Nous, soussignés, déclarons ce qui suit:
La lutte contre les abus sexuels sur les enfants et les images d'abus commis sur des enfants, la protection des personnes à risque et l'obligation faite aux auteurs d'abus de répondre de leurs actes sont des priorités absolues, comme l'a déclaré l'Assemblée parlementaire dans sa Résolution 1834 (2011).
La proposition de règlement de la Commission européenne établissant des règles en vue de prévenir et de combattre les abus sexuels sur enfants (COM/2022/209 final) soulève des inquiétudes au sujet de sa compatibilité avec les droits fondamentaux européens, en particulier avec le droit au respect de la vie privée et familiale et de la correspondance, garanti par l'article 8 de la Convention européenne des droits de l'homme.
Alors que le règlement vise à rester neutre sur le plan technologique, son large champ d'application obligerait les fournisseurs de services à mettre en œuvre des outils de vérification des contenus qui conduiraient à un examen des contenus côté client, à la rupture du cryptage de bout en bout et à l'examen des données personnelles stockées dans le cloud.

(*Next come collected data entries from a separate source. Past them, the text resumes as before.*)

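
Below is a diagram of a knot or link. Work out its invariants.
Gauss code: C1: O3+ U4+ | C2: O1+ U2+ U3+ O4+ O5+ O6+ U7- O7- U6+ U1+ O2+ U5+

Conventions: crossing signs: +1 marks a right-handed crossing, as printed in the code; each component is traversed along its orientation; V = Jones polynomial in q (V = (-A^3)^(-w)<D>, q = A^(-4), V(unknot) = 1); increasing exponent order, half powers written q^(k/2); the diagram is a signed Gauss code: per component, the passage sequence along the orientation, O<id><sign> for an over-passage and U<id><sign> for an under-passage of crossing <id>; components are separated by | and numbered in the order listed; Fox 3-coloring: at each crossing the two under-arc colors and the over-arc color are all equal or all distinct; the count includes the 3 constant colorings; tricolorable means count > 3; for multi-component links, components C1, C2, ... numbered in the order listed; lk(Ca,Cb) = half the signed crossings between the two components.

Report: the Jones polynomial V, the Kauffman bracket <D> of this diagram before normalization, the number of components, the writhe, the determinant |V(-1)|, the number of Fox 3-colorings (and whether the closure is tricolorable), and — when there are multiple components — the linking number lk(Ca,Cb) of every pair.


Jones polynomial: V(q) = -q^(3/2) - 2q^(7/2) + q^(9/2) - q^(11/2) + q^(13/2)
<D> = -A^-11 + A^-7 - A^-3 + 2A + A^9; writhe +5
components 2, writhe +5 (7 crossings)
linking number lk(C1,C2) = +1
3-colorings: 9 of 3^7, det 6 — tricolorable
note: the 1 component pair carries total linking +1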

Les inquiétudes manifestées par les spécialistes européens de la protection des données, les experts en droit et les défenseurs des droits civils, ainsi que par les ministres de la Justice de plusieurs États membres du Conseil de l'Europe, tels que l'Autriche, l'Allemagne, le Liechtenstein, le Luxembourg et la Suisse, devraient être prises au sérieux. Alors que les mesures contre les abus sexuels sur les enfants et les images d'abus commis sur des enfants doivent être renforcées, il convient que les États membres du Conseil de l'Europe et l'Union européenne s'abstiennent de prendre des mesures qui portent atteinte aux valeurs fondamentales de l'Europe.